A street named Adam in Bombay (Mumbai)

 THE ROYAL BOMBAY Yacht Club faces the famous Gateway of India. One side of the club’s compound runs along Adom Street. ‘Adom’ is a transliteration of a transliteration of ‘Adam’.

 

Adam at Adom Street

According to Samuel T Sheppard’s book “Bombay Place-Names and Street-Names”, the Street is named after the British architect John Adams. He taught architectural drawing at Bombay’s esteemed Sir JJ School of Art.

 

Adams designed the Royal Yacht Club’s present building that faces the Gateway of India.

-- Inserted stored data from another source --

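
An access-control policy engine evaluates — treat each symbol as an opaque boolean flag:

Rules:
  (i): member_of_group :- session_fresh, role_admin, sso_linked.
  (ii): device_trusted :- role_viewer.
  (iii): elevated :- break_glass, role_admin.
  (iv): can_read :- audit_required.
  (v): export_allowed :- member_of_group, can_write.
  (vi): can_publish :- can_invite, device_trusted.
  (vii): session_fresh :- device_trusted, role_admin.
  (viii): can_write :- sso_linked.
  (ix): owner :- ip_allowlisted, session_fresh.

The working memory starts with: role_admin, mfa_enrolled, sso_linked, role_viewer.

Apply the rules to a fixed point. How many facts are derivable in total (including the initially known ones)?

9

Round 1: (ii) [device_trusted :- role_viewer.]; (viii) [can_write :- sso_linked.]. Adds device_trusted, can_write.
Round 2: (vii) [session_fresh :- device_trusted, role_admin.]. Adds session_fresh.
Round 3: (i) [member_of_group :- session_fresh, role_admin, sso_linked.]. Adds member_of_group.
Round 4: (v) [export_allowed :- member_of_group, can_write.]. Adds export_allowed.
Closure: {can_write, device_trusted, export_allowed, member_of_group, mfa_enrolled, role_admin, role_viewer, session_fresh, sso_linked} — 9 facts.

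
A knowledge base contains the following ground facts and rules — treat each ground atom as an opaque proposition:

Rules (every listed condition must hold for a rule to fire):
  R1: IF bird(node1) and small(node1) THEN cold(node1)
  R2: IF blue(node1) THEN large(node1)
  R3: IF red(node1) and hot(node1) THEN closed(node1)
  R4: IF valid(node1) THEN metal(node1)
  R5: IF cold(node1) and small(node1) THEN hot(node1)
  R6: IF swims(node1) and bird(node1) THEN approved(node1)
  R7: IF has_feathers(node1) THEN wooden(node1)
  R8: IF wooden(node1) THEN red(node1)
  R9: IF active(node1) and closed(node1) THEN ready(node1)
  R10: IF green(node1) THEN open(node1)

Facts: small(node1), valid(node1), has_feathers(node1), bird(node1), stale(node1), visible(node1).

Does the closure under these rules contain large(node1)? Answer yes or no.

Round 1: R1 [IF bird(node1) and small(node1) THEN cold(node1)]; R4 [IF valid(node1) THEN metal(node1)]; R7 [IF has_feathers(node1) THEN wooden(node1)]. New: cold(node1), metal(node1), wooden(node1).
Round 2: R5 [IF cold(node1) and small(node1) THEN hot(node1)]; R8 [IF wooden(node1) THEN red(node1)]. New: hot(node1), red(node1).
Round 3: R3 [IF red(node1) and hot(node1) THEN closed(node1)]. New: closed(node1).
Fixed point reached. large(node1) is concluded only by R2; R2 needs blue(node1) (never derived).

no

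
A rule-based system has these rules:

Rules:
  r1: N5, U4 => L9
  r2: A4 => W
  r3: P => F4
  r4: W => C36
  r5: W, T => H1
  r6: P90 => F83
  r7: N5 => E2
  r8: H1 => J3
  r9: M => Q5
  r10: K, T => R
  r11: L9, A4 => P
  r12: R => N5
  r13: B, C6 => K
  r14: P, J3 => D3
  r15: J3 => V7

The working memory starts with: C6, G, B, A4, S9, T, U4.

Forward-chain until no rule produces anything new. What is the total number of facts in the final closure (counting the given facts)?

Round 1 fires r2, r13, giving W, K.
Round 2 fires r4, r5, r10, giving C36, H1, R.
Round 3 fires r8, r12, giving J3, N5.
Round 4 fires r1, r7, r15, giving L9, E2, V7.
Round 5 fires r11, giving P.
Round 6 fires r3, r14, giving F4, D3.
Closure: {A4, B, C36, C6, D3, E2, F4, G, H1, J3, K, L9, N5, P, R, S9, T, U4, V7, W} — 20 facts.

20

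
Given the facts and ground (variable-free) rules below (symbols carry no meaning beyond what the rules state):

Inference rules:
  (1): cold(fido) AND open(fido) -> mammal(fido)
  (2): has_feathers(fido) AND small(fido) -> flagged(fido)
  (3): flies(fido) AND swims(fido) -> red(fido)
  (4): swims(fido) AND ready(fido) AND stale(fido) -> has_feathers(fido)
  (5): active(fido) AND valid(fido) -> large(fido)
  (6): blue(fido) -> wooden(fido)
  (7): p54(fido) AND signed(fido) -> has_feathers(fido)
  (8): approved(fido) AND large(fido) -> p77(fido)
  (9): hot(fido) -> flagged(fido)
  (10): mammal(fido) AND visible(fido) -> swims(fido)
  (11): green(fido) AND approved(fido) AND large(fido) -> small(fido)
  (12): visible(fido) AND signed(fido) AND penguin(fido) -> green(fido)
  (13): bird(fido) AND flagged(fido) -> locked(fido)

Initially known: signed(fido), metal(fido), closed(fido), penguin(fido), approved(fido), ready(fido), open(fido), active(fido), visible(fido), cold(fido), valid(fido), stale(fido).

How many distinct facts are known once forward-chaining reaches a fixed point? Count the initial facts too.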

Although the club was founded in 1846, Adams’s edifice was opened in 1898.

 

It is appropriate that a Street running next to his building now bears his name, even though on the street  ame sign, it is now spelled Adom instead of Adam.

Once it celebrated Muhammad Ali Jinnah now it honours Subhash Chandra Bose

Subhash Marg, a busy bazaar street in Bikaner (Rajasthan, India), It leads northwest from the 16th century Kote Gate in the heart of the city and runs alongside a railway track.

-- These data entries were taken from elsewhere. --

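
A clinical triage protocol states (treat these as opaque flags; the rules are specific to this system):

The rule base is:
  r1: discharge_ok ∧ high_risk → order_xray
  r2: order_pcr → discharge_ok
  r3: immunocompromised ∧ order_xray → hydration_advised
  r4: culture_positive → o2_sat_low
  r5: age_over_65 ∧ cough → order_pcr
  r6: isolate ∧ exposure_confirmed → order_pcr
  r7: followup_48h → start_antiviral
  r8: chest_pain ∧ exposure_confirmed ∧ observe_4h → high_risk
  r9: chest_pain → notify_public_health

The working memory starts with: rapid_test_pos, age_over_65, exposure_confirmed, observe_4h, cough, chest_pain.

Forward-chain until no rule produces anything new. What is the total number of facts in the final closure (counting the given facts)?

Round 1: r5 [age_over_65 ∧ cough → order_pcr]; r8 [chest_pain ∧ exposure_confirmed ∧ observe_4h → high_risk]; r9 [chest_pain → notify_public_health]. Adds order_pcr, high_risk, notify_public_health.
Round 2: r2 [order_pcr → discharge_ok]. Adds discharge_ok.
Round 3: r1 [discharge_ok ∧ high_risk → order_xray]. Adds order_xray.
Closure: {age_over_65, chest_pain, cough, discharge_ok, exposure_confirmed, high_risk, notify_public_health, observe_4h, order_pcr, order_xray, rapid_test_pos} — 11 facts.

11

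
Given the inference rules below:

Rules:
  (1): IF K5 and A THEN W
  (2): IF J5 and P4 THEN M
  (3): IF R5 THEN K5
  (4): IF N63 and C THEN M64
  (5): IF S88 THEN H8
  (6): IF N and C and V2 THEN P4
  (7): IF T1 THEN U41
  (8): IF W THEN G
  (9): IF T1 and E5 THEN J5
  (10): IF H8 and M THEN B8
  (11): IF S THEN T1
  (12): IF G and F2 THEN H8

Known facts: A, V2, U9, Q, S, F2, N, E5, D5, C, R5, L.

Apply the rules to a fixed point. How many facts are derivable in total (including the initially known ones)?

[1] (3) [IF R5 THEN K5]; (6) [IF N and C and V2 THEN P4]; (11) [IF S THEN T1]. ⇒ new: K5, P4, T1.
[2] (1) [IF K5 and A THEN W]; (7) [IF T1 THEN U41]; (9) [IF T1 and E5 THEN J5]. ⇒ new: W, U41, J5.
[3] (2) [IF J5 and P4 THEN M]; (8) [IF W THEN G]. ⇒ new: M, G.
[4] (12) [IF G and F2 THEN H8]. ⇒ new: H8.
[5] (10) [IF H8 and M THEN B8]. ⇒ new: B8.
Closure: {A, B8, C, D5, E5, F2, G, H8, J5, K5, L, M, N, P4, Q, R5, S, T1, U41, U9, V2, W} — 22 facts.

22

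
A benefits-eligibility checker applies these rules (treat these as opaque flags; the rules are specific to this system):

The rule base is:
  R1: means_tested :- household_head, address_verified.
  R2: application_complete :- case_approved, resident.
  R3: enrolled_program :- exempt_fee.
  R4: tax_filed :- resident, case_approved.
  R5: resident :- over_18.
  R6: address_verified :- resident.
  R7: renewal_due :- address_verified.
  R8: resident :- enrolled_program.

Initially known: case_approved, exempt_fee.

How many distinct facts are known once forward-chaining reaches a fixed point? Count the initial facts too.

Round 1 fires R3, giving enrolled_program.
Round 2 fires R8, giving resident.
Round 3 fires R2, R4, R6, giving application_complete, tax_filed, address_verified.
Round 4 fires R7, giving renewal_due.
Closure: {address_verified, application_complete, case_approved, enrolled_program, exempt_fee, renewal_due, resident, tax_filed} — 8 facts.

8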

In the past, this road had been named Jinnah Road in honour of the founder of Pakistan. Still known as Jinnah Road by many of its Muslim inhabitants, in 1967 it was given its new name (Subhash Marg). According to an article published in the Hindustan Times in 2016, neither Muhammed Ali Jinnah nor Subhash Chandra Bose ever visited Bikaner.

We ate an uninspired non-veg lunch at the Muslim run Simran Restaurant on the road. On the bill, its address was given as “Subhash Marg (Jinnah-Road)”, and that was 57 years after the street’s name was changed.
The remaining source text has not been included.